I was asked if I would, said sure no problem, and ended up back at the DMV to ask for a one-day permit for driving the PNO van.
And got told no, the buyer needs to come in and get that. But they spelled out all the fees he would have to pay and they were half what he was expecting. Cool. I’m quite happy to make his life easier.
Then this evening I was out working in the yard, noting how much faster the late sun fades now. The camphor tree had several thick clumps of thin, weak sprouts from where it had previously been trimmed by Chris’s crew and those had gotten tall enough to start shading a few fruit trees a bit and this would not do. It’s easier to remove those when they’re new.
So there I was with this big trimming hook overhead when suddenly to my left a raven took off from the redwood tree just past the fence, heading towards my backyard.

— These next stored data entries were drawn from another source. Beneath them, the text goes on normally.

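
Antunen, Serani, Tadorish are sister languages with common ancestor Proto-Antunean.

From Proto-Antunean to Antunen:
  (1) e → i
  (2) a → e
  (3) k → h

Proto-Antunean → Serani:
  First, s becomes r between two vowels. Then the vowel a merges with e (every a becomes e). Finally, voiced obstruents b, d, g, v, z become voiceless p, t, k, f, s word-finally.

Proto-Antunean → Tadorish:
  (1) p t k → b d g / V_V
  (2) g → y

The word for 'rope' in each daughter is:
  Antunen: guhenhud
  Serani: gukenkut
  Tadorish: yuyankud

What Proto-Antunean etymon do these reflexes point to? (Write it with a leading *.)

*gukankud

Position 6: Antunen has h, Serani has k, Tadorish has k. Tadorish preserves k here (none of its changes turn any other segment into k), so the proto-segment is *k.
Position 3: Antunen has h, Serani has k, Tadorish has y. Taking the neighbouring segments as reconstructed: Antunen h could go back to *k or *h; Serani k can only go back to *k; Tadorish y could go back to *k or *g or *y — the one source consistent with every daughter is *k.
This points to *gukankud. Verify forward in each daughter:
Antunen: start from *gukankud.
  rule 1: no change — gukankud
  rule 2 (vowel merger): gukankud → gukenkud
  rule 3 (unconditioned shift): gukenkud → guhenhud
  ⇒ Antunen guhenhud
Serani: start from *gukankud.
  rule 1: no change — gukankud
  rule 2 (vowel merger): gukankud → gukenkud
  rule 3 (final devoicing): gukenkud → gukenkut
  ⇒ Serani gukenkut
Tadorish: *gukankud > gugankud > yuyankud  (by intervocalic voicing, unconditioned shift)
*gukankud is the unique common source.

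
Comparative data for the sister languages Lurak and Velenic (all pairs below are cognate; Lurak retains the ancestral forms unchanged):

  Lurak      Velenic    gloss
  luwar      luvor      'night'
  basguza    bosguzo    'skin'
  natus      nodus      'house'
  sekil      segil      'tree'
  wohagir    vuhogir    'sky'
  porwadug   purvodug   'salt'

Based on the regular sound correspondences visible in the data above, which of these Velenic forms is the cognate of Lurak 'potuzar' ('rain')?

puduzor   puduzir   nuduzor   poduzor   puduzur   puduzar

wohagir ~ vuhogir — Lurak o corresponds to Velenic u after a consonant, before a consonant other than r, m, n, p, b, f, v.
natus ~ nodus — Lurak t corresponds to Velenic d between vowels (before a back vowel).
luwar ~ luvor — Lurak a corresponds to Velenic o after a consonant, before r.
Applying these to Lurak 'potuzar':
  potuzar → putuzar   (o→u after a consonant, before a consonant other than r, m, n, p, b, f, v)
  putuzar → puduzar   (t→d between vowels (before a back vowel))
  puduzar → puduzor   (a→o after a consonant, before r)
So the Velenic cognate is 'puduzor'.

puduzor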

Watching it come, I waved my arms as if to shoo it away as soon as it came past the shed.
Darn if the thing didn’t do an immediate abrupt turnaround and go straight back to that tree. If it was testing me it was conceding that it had been caught.
I’ve seen you chase my Cooper’s hawks and trying to steal their catches. I know you would kill my songbirds’ babies and that your population has been exploding while theirs are just hanging in there. You know I own this yard. Not you.
Then it came again.
There was nothing I could have done to keep it from doing what it wanted to do.
I waved again.
It again braked hard mid-air as if its heels sought to connect with something to help and again it veered back to where it had come from, swooping behind the redwood this time as if to hide.
Here it comes again.
Once is an oddity, two is curious, three and more, definitely a pattern–I started counting, watching, letting the camphor take care of itself a moment; nothing here but that raven and me.
I surely looked ridiculous. I was just a powerless little thing on the ground and its flights were almost as high as the top of that redwood. Each time it came in in a path that would take it straight over my back yard and me in the middle of it, but each time I would wave my arms just before it was quite overhead and each time it would stop right there, wings raised high flapping hard not going one inch further, then sharply away. The times it spent disappeared into the back of the tree became a few seconds longer.
The thirteenth time it retreated at last not to the redwood but across the clear open sky above several neighbors’ houses, one beyond the other, getting smaller and smaller and gone.
Yeah, like I trust that–I kept staring.
One potato, two potato, ten potato, coming from the left again with the redwood having been cover for part of its way back and here it came again. Whether it was determined to go where it wanted to go in the path it wanted to go in if I would just stop paying attention to it or whether it was simply a young one having fun playing a game with me and enjoying the attention–and corvids do play–I don’t know. But from there we went through three more redwood-to-almost-t0-me runs.
Territory: understood. Dominance: mine.
Finally, on round sixteen, it really did head way away, faster this time, across that open treeless airspace and at last that was the end of that.
I know crows and ravens recognize human faces and teach their young to at least the second and third generation to respond to those same faces. I can only wonder if this one had a family memory of a human with a gun.